In the American political context, the timing seems off: Typically, since the Nixon era, US presidents have promoted plans for peace in the Middle East during their first two years in office, not as they launched reelection campaigns. Yet other forces are at work - political reforms by the Palestinians, continued violence in and around Israel, and Bush's own post-Iraq-war promises to his allies. Given that, say Mideast analysts, he has little choice. "This is an extraordinarily important time and one that we ought not to let slip away," said Sandy Berger, former national security adviser to President Clinton, at a Monitor breakfast. "This is only going to move forward with leadership from the United States, and ... from the president."
The Israeli Cabinet's decision to back the international Middle East "road map" to peace revived hope for the plan's future. But that approval came with US concessions to Israel, a wrinkle that makes the Palestinians suspicious.

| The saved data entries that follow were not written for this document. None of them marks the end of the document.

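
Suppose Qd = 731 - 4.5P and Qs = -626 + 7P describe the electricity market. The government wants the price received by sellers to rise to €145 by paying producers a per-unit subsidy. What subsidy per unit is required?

Required subsidy s = €69 per unit

At a seller price of 145, quantity supplied is -626 + 7·145 = 389.
Buyers absorb 389 only when they pay Pb with 731 − 4.5·Pb = 389, i.e. Pb = 76.
s = Ps − Pb = 145 − 76 = 69.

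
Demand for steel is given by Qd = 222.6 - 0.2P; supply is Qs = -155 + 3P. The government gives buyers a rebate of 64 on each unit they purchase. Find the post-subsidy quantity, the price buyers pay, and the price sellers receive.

Pre-subsidy: 222.6 - 0.2P = -155 + 3P gives P* = 118, Q* = 199.
With the rebate, buyers effectively pay Pb = Ps − 64, where Ps is the price sellers receive.
Demand in terms of Ps becomes Qd = 222.6 − 0.2(Ps − 64) = 235.4 - 0.2Ps. Setting this equal to supply: 235.4 - 0.2Ps = -155 + 3Ps, so Ps = 122.
Buyers pay Pb = 122 − 64 = 58; Q' = -155 + 3·122 = 211.

Q' = 211; buyers pay 58; sellers receive 122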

Prime Minister Ariel Sharon was willing to submit the plan to his Cabinet only after a public US commitment that Israeli concerns would be considered as the plan was being implemented.
The Palestinians have already accepted the road map, which lays out steps by each side that would result in a secure Israel and an independent Palestine by 2005. Secretary of State Colin Powell reassured the Palestinians Friday that there was no intention of amending the plan.
Still, Washington's apparent hand-holding of Mr. Sharon reinforced a central question on the US role: How hard will the Bush administration push Israel in the Sisyphean task of bringing peace?
Still riding high with the US public, and especially his conservative base, after the Iraq victory, Bush has momentum. He showed great skill last week in pushing a tax cut through Congress. But whether he'll go to the mat over the Mideast - a crucial issue for the Christian right, a key Bush constituency highly supportive of Israel - remains to be seen. "Will [Bush officials] be willing to use political capital? That's the question," says Shibley Telhami, a Mideast analyst at the University of Maryland. "They have built a very close relationship with Sharon, and they see that as a political asset. Would they want to jeopardize it?"
Thus far, Professor Telhami says, he is not convinced that the administration is willing to make the Middle East a top priority in the remaining months of this term. But either way, he says, the region is risky for Bush.
"The perception in this administration is that it's a losing issue...," says Telhami. "But I think it's also clear to the president that he has to do something for the sake of US credibility, even with close allies like Britain." Thursday's UN vote, which essentially granted the US control of Iraq, also increases pressure on America over the Arab-Israeli issue, he says.
Philip Wilcox, president of the Foundation for Middle East Peace, says talk of a Bush visit to the region suggests that the administration understands the gravity of the situation and that such a trip would arouse tremendous expectations. "This is not something they would want to undertake unless there was a plan for some follow through, because this cannot simply be imagery and symbolism," says Mr. Wilcox. "There has to be substance, or the frustration and disappointment will be even greater, and that will reflect negatively on the administration."
If there's one point that most analysts agree on about the US role in the peace process, it's the centrality of the president himself. No lesser figure - not even the secretary of state - will do, as demonstrated by Mr. Powell's recent, unsuccessful trip to the region. Reports indicate that Sharon told his balky Cabinet Sunday that Bush personally assured him he was committed to Israel's security, and that he trusted Bush. The Cabinet approved the road map with no votes to spare.
White House officials had chided former President Clinton for becoming personally involved in Mideast peace negotiations - ultimately without success - at the end of his presidency. Now Bush appears headed in the same direction. Last June 24, he delivered an important speech calling on the Palestinians to reform their politics and fight terrorism and on Israel to take steps to support the emergence of a viable Palestinian state.
Now, says Nabil Fahmy, Egypt's ambassador to the US, Bush must add new "meat" to his proposals. "As we come close to the one-year anniversary of the June 24 speech, he should make a personal, high-level commitment, with concrete steps, asking the parties to clearly address the concerns of the other," Ambassador Fahmy said at a recent lunch forum. "Unless it becomes his road map, his commitment, we simply won't succeed."